MSP narzekają na płynność finansową. Czy przyda im się ubezpieczenie?
- W 2023 roku aż 51% firm obawiało się utraty płynności finansowej, co stanowi najgorszy wynik od 2013 roku - podaje Polska Agencja Rozwoju Przedsiębiorczości (PARP).
- Na utratę płynności najbardziej narażone są mikrofirmy (51,1%), a następnie małe (41,2%) i średnie podmioty (40,7%).
- Dodatkowym zabezpieczeniem firmowych finansów w kryzysowej sytuacji jest ubezpieczenie majątkowe – przedsiębiorstwo otrzymuje odszkodowanie po niespodziewanej szkodzie.
- Z ochrony mogą korzystać zarówno małe firmy o obrotach poniżej 5 mln zł rocznie, jak i średnie podmioty z poziomem obrotów sięgającym 25 mln zł.

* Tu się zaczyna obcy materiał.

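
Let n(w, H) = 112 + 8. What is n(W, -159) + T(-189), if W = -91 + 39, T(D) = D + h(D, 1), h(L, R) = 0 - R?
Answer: -70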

Przedsiębiorcy z sektora MSP w ciemnych barwach widzą swoją płynność finansową – wynika z danych PARP, zawartych "Raporcie o stanie sektora małych i średnich przedsiębiorstw w Polsce (2023)". W zeszłym roku aż 51% przedsiębiorstw wyrażało obawy o utratę płynności. To wzrost o prawie 20 p.p. w porównaniu z 2022 r. i jednocześnie najgorszy wynik od 10 lat. Statystyki PARP ujawniają również związek między obawą o utratę płynności finansowej a wielkością przedsiębiorstwa. Mikrofirmy, które miały już problemy z płynnością, zwracają na to ryzyko największą uwagę (51,1%). Za nimi są małe (41,2%) oraz średnie przedsiębiorstwa (40,7%).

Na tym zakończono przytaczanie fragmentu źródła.